Supreme Court Chief Justice John Marshall continued the destruction of "the law of the land" with Marbury (1805).
It has been downhill since then. The Antifederalists were right. They claimed that the Constitution would result in an usurpation of the States' powers and lead to federal tyranny. And it is to the Antifederalists---Patrick Henry among them---that we owe the Bill of Rights.
The Federalists, naturally, thought such written rights were unnecessary.
Does any politician today use the Constitution to justify his actions? These jackdaws do not even know what sort of government was founded back in 1787. They yelp about "our democracy!" when the fact is that the form of government founded by the Constitution was a Constitutional Republic.
Hm...seems to me old Sam Adams is saying, "if you don't like it here; leave". Amazing isn't it; that isn't a new sentiment.
Steve: That’s exactly what he was saying.
I should have added that the signing of the Constitution in 1787 was itself---wait for it---”unconstitutional”. The delegates to the Constitutional Convention were given no authority to usurp the law of the land, the Articles of Confederation. They were sworn to simply modify it. But like our politicians today, they ignored the law and invented an entirely new government. We call such things a “coup d’etat.”
The Articles were a superior form of government. They did not allow slavery in the territories. They did not allow a coercive income tax. They sold all new land added to the nation at remarkably cheap prices, thereby allowing the creation of a substantial middle class. They gave the States more power than the federal government.
We are ruled by lawless men and an unlawful regime.
Authority comes from the barrel of a gun.
The Constitution is no longer worth the paper it's written on. Creepy Uncle Joe the Usurper already told the Supremes, "Come over here and make me!"
Dammit, Babylon 5 was supposed to be a warning, not a playbook!
And we're stuck between Season 2 and 3, and the Shadows are ruling the land through their little puppet creatures that live on our 'dear leaders' ' shoulders.
Gah.
And... Dammit, "The Hunger Games" was also supposed to be a warning, not a playbook.

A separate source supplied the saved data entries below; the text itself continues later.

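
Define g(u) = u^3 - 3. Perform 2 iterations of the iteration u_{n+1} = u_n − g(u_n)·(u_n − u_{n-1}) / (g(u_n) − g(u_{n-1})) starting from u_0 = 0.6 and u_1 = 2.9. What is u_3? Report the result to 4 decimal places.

g(0.6) = -2.784000, g(2.9) = 21.389000
u_2 = 2.900000 − 21.389000·(2.900000 − 0.600000) / (21.389000 − (-2.784000)) = 2.900000 − (49.194700)/(24.173000) = 0.864891
g(0.864891) = -2.353031
u_3 = 0.864891 − (-2.353031)·(0.864891 − 2.900000) / (-2.353031 − 21.389000) = 0.864891 − (4.788675)/(-23.742031) = 1.066587

1.0666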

Dammit.
All I wanted was to be left alone, to die of old age, to leave my small mark on the world and pass on. I just wanted to be left alone.

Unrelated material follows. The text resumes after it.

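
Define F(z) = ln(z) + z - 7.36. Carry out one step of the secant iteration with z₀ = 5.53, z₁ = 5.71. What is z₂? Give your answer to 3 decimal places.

F(5.53) = -0.11981, F(5.71) = 0.09222
z₂ = 5.71000 − 0.09222·(5.71000 − 5.53000) / (0.09222 − (-0.11981)) = 5.71000 − (0.01660)/(0.21203) = 5.63171

5.632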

There are so many people now that it is hard to organize resistance, unless we just want to go out and destroy everything like the lib groups do.
NTTAWWT.
@Mike Austin:
The Federalists counted on honor and decency to control those in power.
BWAAAA HA HA HA HA HA HA!
@Beans: Same for Orwell's "1984", Huxley's "Brave New World", and Bradbury's "Farhenheit 451".
@Aesop: Did you see I quoted you in one of my recent pieces?